-
All your attempts so far fail to hit the last byte of the array with a \0. In one way or another, you wrote past the end of the array.
It is an obvious bug which needs to be fixed before even beginning to discuss what else may (or may not) need to be looked at.
-
okay, it's added as you showed. now what
-
I dunno, what are you seeing in the rest of the code (observations on what is, or isn't happening), that kind of thing.
Rather than a single massive main(), consider a more layered approach where each function performs one specific task (managing the connection, managing the transfer). A bit like this.
Code:
void doTransfer( SOCKET D2JSP, char *request ) {
char dbuf[513]
int dRecv;
dSend(D2JSP, request);
ofstream dparse ("d2jsp.txt");
do {
dRecv = recv(D2JSP, dbuf, sizeof dbuf - 1, 0);
if (dRecv == SOCKET_ERROR) {
cout<<"Failed to recieve data through D2JSP... " << WSAGetLastError() << endl;
break;
}
dbuf[dRecv] = '\0';
if (!dparse.is_open()) { cout<<"Failed to open d2jsp.txt...\n"; break; }
else dparse << dbuf;
} while (dRecv > 0);
dparse.close();
}
void doConnection ( ) {
SOCKET D2JSP;
sockaddr_in D2;
hostent* dHost;
char *dIP, *request;
unsigned short dline = 0, cwrite = 0;
request = "GET /index.php?showforum=168 HTTP/1.1\r\nHost: forums.d2jsp.org\r\n\r\n";
D2JSP = socket(AF_INET, SOCK_STREAM, 0);
if (D2JSP == INVALID_SOCKET) {
cout<<"Failed to make D2JSP socket... " << WSAGetLastError() << endl;
return;
}
dHost = gethostbyname("forums.d2jsp.org");
dIP = inet_ntoa (*(in_addr*) dHost->h_addr);
cout<<"D2JSP IP: " << dIP << endl;
D2.sin_family = AF_INET;
D2.sin_addr.s_addr = inet_addr (dIP);
D2.sin_port = htons (80);
if (connect(D2JSP, (sockaddr*) &D2, sizeof(D2)) == INVALID_SOCKET) {
cout<<"Failed to connect to D2JSP socket... " << WSAGetLastError() << endl;
shutdown(D2JSP, 2);
closesocket(D2JSP);
return;
}
doTransfer( D2JSP, request );
shutdown(D2JSP, 2);
closesocket(D2JSP);
}
int main()
{
WSADATA WsaDat;
if ( WSAStartup(MAKEWORD(2, 0), &WsaDat) != 0 ) {
cout<<"WSAStartup failed to initalize...\n";
} else {
doConnection();
WSACleanup();
}
return 0;
}
-
Thanks for the info but I'll show you what usually happens when I dump the html source into a text file...

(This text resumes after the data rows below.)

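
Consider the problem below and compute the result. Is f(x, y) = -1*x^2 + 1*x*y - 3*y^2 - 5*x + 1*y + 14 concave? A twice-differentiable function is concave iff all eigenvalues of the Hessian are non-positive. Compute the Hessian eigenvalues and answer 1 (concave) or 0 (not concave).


The Hessian of f(x,y) = -1*x^2 + 1*x*y - 3*y^2 - 5*x + 1*y + 14 is:
H = [[-2, 1], [1, -6]]
Trace = -2 - 6 = -8
Determinant = -2*-6 - (1)^2 = 11
Discriminant = (-8)^2 - 4*11 = 20.0
Eigenvalues: lambda_1 = -6.2361, lambda_2 = -1.7639
The function is concave.

1


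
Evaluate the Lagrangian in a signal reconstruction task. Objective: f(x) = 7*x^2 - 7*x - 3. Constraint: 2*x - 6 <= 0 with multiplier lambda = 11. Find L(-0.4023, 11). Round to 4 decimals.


Step 1: Evaluate f(x).
f(-0.4023) = 7*(-0.4023)^2 - 7*(-0.4023) - 3 = 0.949
Step 2: Evaluate g(x).
g(-0.4023) = 2*-0.4023 - 6 = -6.8046
Step 3: Compute Lagrangian.
L = 0.949 + 11*-6.8046 = -73.9016


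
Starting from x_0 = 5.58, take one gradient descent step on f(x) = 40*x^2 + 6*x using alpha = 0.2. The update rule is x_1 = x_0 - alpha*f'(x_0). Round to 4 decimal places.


We compute the gradient at x_0 and apply the update.
f'(x) = 80*x + 6
f'(5.58) = 80*5.58 + 6 = 452.4
x_1 = 5.58 - 0.2*452.4 = -84.9


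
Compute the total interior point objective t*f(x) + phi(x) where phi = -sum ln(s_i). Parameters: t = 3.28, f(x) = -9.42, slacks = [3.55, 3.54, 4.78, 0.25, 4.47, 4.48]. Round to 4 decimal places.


Step 1: Compute log-barrier.
ln values: [1.2669, 1.2641, 1.5644, -1.3863, 1.4974, 1.4996]
phi = -(1.2669 + 1.2641 + 1.5644 - 1.3863 + 1.4974 + 1.4996) = -5.7062
Step 2: Compute augmented objective.
t*f(x) = 3.28*-9.42 = -30.8976
Total = -30.8976 - 5.7062 = -36.6038


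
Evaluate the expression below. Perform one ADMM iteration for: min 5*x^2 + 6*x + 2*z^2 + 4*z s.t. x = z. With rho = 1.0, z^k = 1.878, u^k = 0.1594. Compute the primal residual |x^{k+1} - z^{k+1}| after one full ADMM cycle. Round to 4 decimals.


ADMM iteration with rho = 1.0, z^k = 1.878, u^k = 0.1594
Step 1: x-update.
Minimize 5*x^2 + 6*x + (1.0/2)*(x - 1.878 + 0.1594)^2
FOC: (2*5 + 1.0)*x = -6 + 1.0*(1.878 - 0.1594)
x^{k+1} = -0.3892
Step 2: z-update.
Minimize 2*z^2 + 4*z + (1.0/2)*(-0.3892 - z + 0.1594)^2
FOC: (2*2 + 1.0)*z = -4 + 1.0*(-0.3892 + 0.1594)
z^{k+1} = -0.846
Step 3: u-update.
u^{k+1} = 0.1594 - 0.3892 + 0.846 = 0.6161
Step 4: Primal residual = |-0.3892 + 0.846| = 0.4567


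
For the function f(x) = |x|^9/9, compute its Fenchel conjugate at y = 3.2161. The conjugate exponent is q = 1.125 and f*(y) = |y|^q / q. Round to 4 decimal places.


The conjugate exponent q satisfies 1/p + 1/q = 1.
p = 9, so q = 9/(9 - 1) = 1.125
|y|^q = 3.2161^1.125 = 3.7217
f*(3.2161) = 3.7217 / 1.125 = 3.3082


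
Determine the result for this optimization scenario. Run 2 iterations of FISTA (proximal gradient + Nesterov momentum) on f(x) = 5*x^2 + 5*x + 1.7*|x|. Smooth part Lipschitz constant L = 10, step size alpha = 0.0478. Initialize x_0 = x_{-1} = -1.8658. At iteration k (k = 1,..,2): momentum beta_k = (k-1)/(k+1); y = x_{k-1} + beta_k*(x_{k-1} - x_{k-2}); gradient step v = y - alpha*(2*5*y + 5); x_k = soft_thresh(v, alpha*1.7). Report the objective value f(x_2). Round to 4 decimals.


FISTA on f(x) = 5*x^2 + 5*x + 1.7*|x|
L = 10, alpha = 0.0478
Iteration 1: beta = 0.0, y = -1.8658 + 0.0*(-1.8658 + 1.8658) = -1.8658
  grad(y) = -13.658, v = y - alpha*grad = -1.2129
  prox(v) = soft_thresh(-1.2129, 0.0813) = -1.1317
Iteration 2: beta = 0.3333, y = -1.1317 + 0.3333*(-1.1317 + 1.8658) = -0.887
  grad(y) = -3.8698, v = y - alpha*grad = -0.702
  prox(v) = soft_thresh(-0.702, 0.0813) = -0.6207
f(x_2) = 5*(-0.6207)^2 + 5*(-0.6207) + 1.7*|-0.6207| = -0.1218


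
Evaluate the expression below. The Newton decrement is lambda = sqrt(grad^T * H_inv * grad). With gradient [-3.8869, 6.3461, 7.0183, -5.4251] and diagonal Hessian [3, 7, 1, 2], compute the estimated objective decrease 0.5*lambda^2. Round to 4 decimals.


Step 1: H is diagonal, so H^(-1) * g = [-1.2956, 0.9066, 7.0183, -2.7126].
Step 2: g^T H^(-1) g = sum_i g_i^2 / H_ii
  = (-3.8869)^2/3 + (6.3461)^2/7 + (7.0183)^2/1 + (-5.4251)^2/2
  = 5.036 + 5.7533 + 49.2565 + 14.7159 = 74.7617
Step 3: Objective decrease = 0.5 * g^T H^(-1) g = 37.3808


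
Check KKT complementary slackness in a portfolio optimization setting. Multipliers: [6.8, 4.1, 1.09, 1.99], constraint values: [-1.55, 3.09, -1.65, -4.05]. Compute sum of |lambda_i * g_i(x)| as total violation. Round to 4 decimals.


KKT complementary slackness check:
lambda_1 * g_1 = 6.8 * -1.55 = -10.54
lambda_2 * g_2 = 4.1 * 3.09 = 12.669
lambda_3 * g_3 = 1.09 * -1.65 = -1.7985
lambda_4 * g_4 = 1.99 * -4.05 = -8.0595
Total violation = 10.54 + 12.669 + 1.7985 + 8.0595 = 33.067


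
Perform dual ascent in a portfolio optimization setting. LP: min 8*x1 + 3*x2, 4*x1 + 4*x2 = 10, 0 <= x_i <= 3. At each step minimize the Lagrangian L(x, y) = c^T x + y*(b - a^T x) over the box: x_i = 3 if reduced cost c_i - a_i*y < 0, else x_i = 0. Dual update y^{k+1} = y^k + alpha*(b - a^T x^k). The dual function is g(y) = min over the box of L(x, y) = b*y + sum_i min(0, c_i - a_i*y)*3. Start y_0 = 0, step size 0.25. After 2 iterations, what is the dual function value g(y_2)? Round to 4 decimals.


Dual ascent for LP: min 8*x1 + 3*x2, 4*x1 + 4*x2 = 10, 0 <= x_i <= 3
Step 1: y^k = 0.0, reduced costs: (8.0, 3.0)
  x^k = (0.0, 0.0), subgradient = b - a^T x = 10.0
  y^{k+1} = 0.0 + 0.25*10.0 = 2.5
Step 2: y^k = 2.5, reduced costs: (-2.0, -7.0)
  x^k = (3.0, 3.0), subgradient = b - a^T x = -14.0
  y^{k+1} = 2.5 + 0.25*-14.0 = -1.0
Dual objective at y_2 = -1.0: reduced costs (12.0, 7.0), box minimizer x = (0.0, 0.0)
g(y_2) = b*y + (c1 - a1*y)*x1 + (c2 - a2*y)*x2 = 10*(-1.0) + 12.0*0.0 + 7.0*0.0 = -10.0 + 0.0 + 0.0 = -10.0


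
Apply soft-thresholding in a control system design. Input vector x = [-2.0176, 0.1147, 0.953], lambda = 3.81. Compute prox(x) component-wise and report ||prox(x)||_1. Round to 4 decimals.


Soft-thresholding with lambda = 3.81:
prox(-2.0176) = sign(-2.0176)*max(|-2.0176| - 3.81, 0) = 0.0
prox(0.1147) = sign(0.1147)*max(|0.1147| - 3.81, 0) = 0.0
prox(0.953) = sign(0.953)*max(|0.953| - 3.81, 0) = 0.0
prox(x) = [0.0, 0.0, 0.0]
||prox(x)||_1 = 0.0 + 0.0 + 0.0 = 0.0


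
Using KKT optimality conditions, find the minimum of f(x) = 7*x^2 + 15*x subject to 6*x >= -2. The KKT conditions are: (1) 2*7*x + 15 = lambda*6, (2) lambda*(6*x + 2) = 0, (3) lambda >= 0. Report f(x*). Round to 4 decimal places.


Step 1: Try lambda = 0 (constraint inactive).
x_unc = -15/(2*7) = -1.0714
Check: 6*-1.0714 = -6.4284 < -2 -- violated!
Step 2: Constraint must be active: 6*x = -2
x* = -2/6 = -1/3 = -0.3333 (rounded; the exact value -1/3 is used below)
lambda = (2*7*(-1/3) + 15)/6 = 1.7222
Step 3: Compute optimal value.
f(x*) = 7*(-1/3)^2 + 15*(-1/3) = -4.2222


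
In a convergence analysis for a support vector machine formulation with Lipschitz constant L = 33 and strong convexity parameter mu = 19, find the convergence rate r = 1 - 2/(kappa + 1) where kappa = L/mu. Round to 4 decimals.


Step 1: Compute the condition number.
kappa = L/mu = 33/19 = 1.7368
Step 2: Compute the convergence rate.
r = 1 - 2/(kappa + 1) = 1 - 2*mu/(L + mu) = (L - mu)/(L + mu) = 14/52 = 0.2692


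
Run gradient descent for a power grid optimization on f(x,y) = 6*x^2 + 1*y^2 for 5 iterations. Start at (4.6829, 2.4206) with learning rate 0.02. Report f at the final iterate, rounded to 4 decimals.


Gradient descent on f(x,y) = 6*x^2 + 1*y^2.
Starting point: (4.6829, 2.4206), alpha = 0.02
Step 1: grad_x = 2*6*4.6829 = 56.1948, grad_y = 2*1*2.4206 = 4.8412
  x_1 = 4.6829 - 0.02*56.1948 = 3.559
  y_1 = 2.4206 - 0.02*4.8412 = 2.3238
Step 2: grad_x = 2*6*3.559 = 42.708, grad_y = 2*1*2.3238 = 4.6476
  x_2 = 3.559 - 0.02*42.708 = 2.7048
  y_2 = 2.3238 - 0.02*4.6476 = 2.2308
Step 3: grad_x = 2*6*2.7048 = 32.4581, grad_y = 2*1*2.2308 = 4.4616
  x_3 = 2.7048 - 0.02*32.4581 = 2.0557
  y_3 = 2.2308 - 0.02*4.4616 = 2.1416
Step 4: grad_x = 2*6*2.0557 = 24.6682, grad_y = 2*1*2.1416 = 4.2832
  x_4 = 2.0557 - 0.02*24.6682 = 1.5623
  y_4 = 2.1416 - 0.02*4.2832 = 2.0559
Step 5: grad_x = 2*6*1.5623 = 18.7478, grad_y = 2*1*2.0559 = 4.1119
  x_5 = 1.5623 - 0.02*18.7478 = 1.1874
  y_5 = 2.0559 - 0.02*4.1119 = 1.9737
f(1.1874, 1.9737) = 6*1.1874^2 + 1*1.9737^2 = 12.3544


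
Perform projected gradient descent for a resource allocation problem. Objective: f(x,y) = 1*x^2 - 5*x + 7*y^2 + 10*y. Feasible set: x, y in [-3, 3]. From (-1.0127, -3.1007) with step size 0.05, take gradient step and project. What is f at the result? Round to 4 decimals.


Step 1: Compute gradient at (-1.0127, -3.1007).
grad_x = 2*1*-1.0127 - 5 = -7.0254
grad_y = 2*7*-3.1007 + 10 = -33.4098
Step 2: Gradient step.
x_raw = -1.0127 - 0.05*-7.0254 = -0.6614
y_raw = -3.1007 - 0.05*-33.4098 = -1.4302
Step 3: Project onto [-3, 3].
x_proj = clip(-0.6614) = -0.6614
y_proj = clip(-1.4302) = -1.4302
Step 4: Evaluate f.
f(-0.6614, -1.4302) = 3.761


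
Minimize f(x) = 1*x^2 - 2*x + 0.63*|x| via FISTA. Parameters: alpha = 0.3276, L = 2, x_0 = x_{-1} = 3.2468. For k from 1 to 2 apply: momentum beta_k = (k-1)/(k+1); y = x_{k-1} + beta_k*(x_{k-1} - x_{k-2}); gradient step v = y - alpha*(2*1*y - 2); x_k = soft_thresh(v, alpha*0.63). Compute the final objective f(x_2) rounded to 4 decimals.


FISTA on f(x) = 1*x^2 - 2*x + 0.63*|x|
L = 2, alpha = 0.3276
Iteration 1: beta = 0.0, y = 3.2468 + 0.0*(3.2468 - 3.2468) = 3.2468
  grad(y) = 4.4936, v = y - alpha*grad = 1.7747
  prox(v) = soft_thresh(1.7747, 0.2064) = 1.5683
Iteration 2: beta = 0.3333, y = 1.5683 + 0.3333*(1.5683 - 3.2468) = 1.0088
  grad(y) = 0.0176, v = y - alpha*grad = 1.003
  prox(v) = soft_thresh(1.003, 0.2064) = 0.7967
f(x_2) = 1*0.7967^2 - 2*0.7967 + 0.63*|0.7967| = -0.4568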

Original Line: <td><a href="index.php?showuser=387288">Villaloboos</a><br><span class="desc">Mon, Nov 19 2007, 10:04pm</span></td>
Cut Line:
Line 1: <td><a href="index.php?showuser=387288">Villaloboos</a><br><span class=
Line 2: 35e
Line 3: "desc">Mon, Nov 19 2007, 10:04pm</span></td>
On line 2, there is always some kind of random numbers with letters on line 2 before line 3. And when this happens, Line 2 and Line 3 are placed right under line 1. Have you ever seen or encountered this before?
-
I've no idea, but if it's any consolation, I see the same effect.
If I do this though
dparse << dbuf << "--\n--\n";
I can see that the random data has nothing to do with the boundaries of the buffer say (it aways seems to be in the middle somewhere).
I've seen the same page in Firefox, and there's no sign of those extra chars.

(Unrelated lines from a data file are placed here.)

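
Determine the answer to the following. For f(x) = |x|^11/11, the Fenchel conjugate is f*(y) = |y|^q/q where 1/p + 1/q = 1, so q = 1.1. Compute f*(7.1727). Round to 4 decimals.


The conjugate exponent q satisfies 1/p + 1/q = 1.
p = 11, so q = 11/(11 - 1) = 1.1
|y|^q = 7.1727^1.1 = 8.7348
f*(7.1727) = 8.7348 / 1.1 = 7.9407


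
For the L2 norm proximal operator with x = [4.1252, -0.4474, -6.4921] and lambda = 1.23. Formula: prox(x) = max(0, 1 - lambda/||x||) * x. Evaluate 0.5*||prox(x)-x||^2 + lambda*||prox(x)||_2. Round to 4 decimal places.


Step 1: Compute ||x||.
||x|| = 7.7049
Step 2: Compute scaling factor.
scale = max(0, 1 - 1.23/7.7049) = 0.8404
Step 3: prox(x) = [3.4667, -0.376, -5.4557]
||prox(x)|| = 6.4749
Step 4: Proximal objective.
0.5*||prox-x||^2 = 0.7565
lambda*||prox|| = 7.9641
Total = 8.7205


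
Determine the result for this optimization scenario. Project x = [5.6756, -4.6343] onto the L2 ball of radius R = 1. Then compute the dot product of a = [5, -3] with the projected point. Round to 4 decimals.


Step 1: Compute ||x|| (intermediates to 6 decimals).
||x|| = sqrt(5.6756^2 + (-4.6343)^2) = 7.32729
Step 2: Project.
Since ||x|| > R, scale = R/||x|| = 1/7.32729 = 0.136476, proj(x) = scale * x
proj(x) = [0.774583, -0.632471]
Step 3: Dot product.
a^T * proj(x) = 5*0.774583 - 3*(-0.632471) = 5.7703


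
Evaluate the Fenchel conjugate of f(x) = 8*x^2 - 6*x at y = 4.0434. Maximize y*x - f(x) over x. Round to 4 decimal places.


f*(y) = sup_x {y*x - a*x^2 - b*x} = sup_x {(y-b)*x - a*x^2}
FOC: (y - b) - 2a*x = 0 => x* = (y - b)/(2a)
x* = (4.0434 + 6)/(2*8) = 0.6277
f*(4.0434) = (y-b)^2/(4a) = (4.0434 + 6)^2/(4*8)
= 100.8699/32 = 3.1522


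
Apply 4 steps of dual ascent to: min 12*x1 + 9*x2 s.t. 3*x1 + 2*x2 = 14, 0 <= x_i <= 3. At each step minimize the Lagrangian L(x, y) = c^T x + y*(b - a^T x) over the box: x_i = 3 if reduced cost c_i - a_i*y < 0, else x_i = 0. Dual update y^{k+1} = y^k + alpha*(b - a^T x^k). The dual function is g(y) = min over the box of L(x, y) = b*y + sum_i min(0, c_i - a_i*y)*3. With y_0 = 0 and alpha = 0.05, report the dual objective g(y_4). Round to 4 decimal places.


Dual ascent for LP: min 12*x1 + 9*x2, 3*x1 + 2*x2 = 14, 0 <= x_i <= 3
Step 1: y^k = 0.0, reduced costs: (12.0, 9.0)
  x^k = (0.0, 0.0), subgradient = b - a^T x = 14.0
  y^{k+1} = 0.0 + 0.05*14.0 = 0.7
Step 2: y^k = 0.7, reduced costs: (9.9, 7.6)
  x^k = (0.0, 0.0), subgradient = b - a^T x = 14.0
  y^{k+1} = 0.7 + 0.05*14.0 = 1.4
Step 3: y^k = 1.4, reduced costs: (7.8, 6.2)
  x^k = (0.0, 0.0), subgradient = b - a^T x = 14.0
  y^{k+1} = 1.4 + 0.05*14.0 = 2.1
Step 4: y^k = 2.1, reduced costs: (5.7, 4.8)
  x^k = (0.0, 0.0), subgradient = b - a^T x = 14.0
  y^{k+1} = 2.1 + 0.05*14.0 = 2.8
Dual objective at y_4 = 2.8: reduced costs (3.6, 3.4), box minimizer x = (0.0, 0.0)
g(y_4) = b*y + (c1 - a1*y)*x1 + (c2 - a2*y)*x2 = 14*2.8 + 3.6*0.0 + 3.4*0.0 = 39.2 + 0.0 + 0.0 = 39.2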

Try to trace the communications with wireshark and compare your code with a standard browser.
-
Do you know what encoding the server is sending back? If I had to guess, I'd say it's sending back chunked encoding, and that's what you're seeing. (Firefox has already decoded it by the time you hit View Source) You'll have to look it up in the HTTP RFC, and decode it. (chucked encoding has to be the #1 reason why I usually opt for libcurl when doing HTTP work.)

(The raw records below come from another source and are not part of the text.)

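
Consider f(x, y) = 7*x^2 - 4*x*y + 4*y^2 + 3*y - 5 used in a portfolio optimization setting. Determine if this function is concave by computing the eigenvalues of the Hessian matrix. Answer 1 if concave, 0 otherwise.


The Hessian of f(x,y) = 7*x^2 - 4*x*y + 4*y^2 + 3*y - 5 is:
H = [[14, -4], [-4, 8]]
Trace = 14 + 8 = 22
Determinant = 14*8 - (-4)^2 = 96
Discriminant = (22)^2 - 4*96 = 100.0
Eigenvalues: lambda_1 = 6.0, lambda_2 = 16.0
The function is not concave.

0


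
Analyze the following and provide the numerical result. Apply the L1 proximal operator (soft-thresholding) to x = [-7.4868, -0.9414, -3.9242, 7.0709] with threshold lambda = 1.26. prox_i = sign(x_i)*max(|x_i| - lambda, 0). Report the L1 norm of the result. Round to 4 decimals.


Soft-thresholding with lambda = 1.26:
prox(-7.4868) = sign(-7.4868)*max(|-7.4868| - 1.26, 0) = -6.2268
prox(-0.9414) = sign(-0.9414)*max(|-0.9414| - 1.26, 0) = 0.0
prox(-3.9242) = sign(-3.9242)*max(|-3.9242| - 1.26, 0) = -2.6642
prox(7.0709) = sign(7.0709)*max(|7.0709| - 1.26, 0) = 5.8109
prox(x) = [-6.2268, 0.0, -2.6642, 5.8109]
||prox(x)||_1 = 6.2268 + 0.0 + 2.6642 + 5.8109 = 14.7019


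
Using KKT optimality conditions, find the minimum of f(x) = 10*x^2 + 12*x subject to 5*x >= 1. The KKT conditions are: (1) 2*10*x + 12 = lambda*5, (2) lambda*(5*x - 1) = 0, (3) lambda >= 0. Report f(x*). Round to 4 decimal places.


Step 1: Try lambda = 0 (constraint inactive).
x_unc = -12/(2*10) = -0.6
Check: 5*-0.6 = -3.0 < 1 -- violated!
Step 2: Constraint must be active: 5*x = 1
x* = 1/5 = 0.2
lambda = (2*10*0.2 + 12)/5 = 3.2
Step 3: Compute optimal value.
f(x*) = 10*0.2^2 + 12*0.2 = 2.8


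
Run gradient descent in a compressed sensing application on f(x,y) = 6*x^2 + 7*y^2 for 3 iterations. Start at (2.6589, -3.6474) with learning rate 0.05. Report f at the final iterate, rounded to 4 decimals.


Gradient descent on f(x,y) = 6*x^2 + 7*y^2.
Starting point: (2.6589, -3.6474), alpha = 0.05
Step 1: grad_x = 2*6*2.6589 = 31.9068, grad_y = 2*7*-3.6474 = -51.0636
  x_1 = 2.6589 - 0.05*31.9068 = 1.0636
  y_1 = -3.6474 - 0.05*-51.0636 = -1.0942
Step 2: grad_x = 2*6*1.0636 = 12.7627, grad_y = 2*7*-1.0942 = -15.3191
  x_2 = 1.0636 - 0.05*12.7627 = 0.4254
  y_2 = -1.0942 - 0.05*-15.3191 = -0.3283
Step 3: grad_x = 2*6*0.4254 = 5.1051, grad_y = 2*7*-0.3283 = -4.5957
  x_3 = 0.4254 - 0.05*5.1051 = 0.1702
  y_3 = -0.3283 - 0.05*-4.5957 = -0.0985
f(0.1702, -0.0985) = 6*0.1702^2 + 7*(-0.0985)^2 = 0.2416


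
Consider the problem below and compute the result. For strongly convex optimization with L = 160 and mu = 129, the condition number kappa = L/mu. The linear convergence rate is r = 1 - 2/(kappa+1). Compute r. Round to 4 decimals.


Step 1: Compute the condition number.
kappa = L/mu = 160/129 = 1.2403
Step 2: Compute the convergence rate.
r = 1 - 2/(kappa + 1) = 1 - 2*mu/(L + mu) = (L - mu)/(L + mu) = 31/289 = 0.1073


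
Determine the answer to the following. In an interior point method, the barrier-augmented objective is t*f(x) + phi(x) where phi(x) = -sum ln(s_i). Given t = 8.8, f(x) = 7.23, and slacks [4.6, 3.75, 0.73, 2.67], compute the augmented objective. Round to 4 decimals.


Step 1: Compute log-barrier.
ln values: [1.5261, 1.3218, -0.3147, 0.9821]
phi = -(1.5261 + 1.3218 - 0.3147 + 0.9821) = -3.5152
Step 2: Compute augmented objective.
t*f(x) = 8.8*7.23 = 63.624
Total = 63.624 - 3.5152 = 60.1088


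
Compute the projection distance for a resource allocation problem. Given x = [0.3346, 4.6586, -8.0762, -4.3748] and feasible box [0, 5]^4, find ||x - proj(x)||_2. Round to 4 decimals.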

You should be able to verify if you're getting chucked-encoding - it'll show up in the response headers. (I think as "Content-Encoding: chunked\r\n") See this
As an aside note, I think servers can send back other encodings, like gzip compression, etc.
-
Thanks for the response Cactus_Hugger.. Yes it is in fact chunked and your response helps me understand more of my problem which I was looking for.. Thanks to the guys for the help on cleaning up my code also.. I'll have to look into this and check it out.. Thanks again.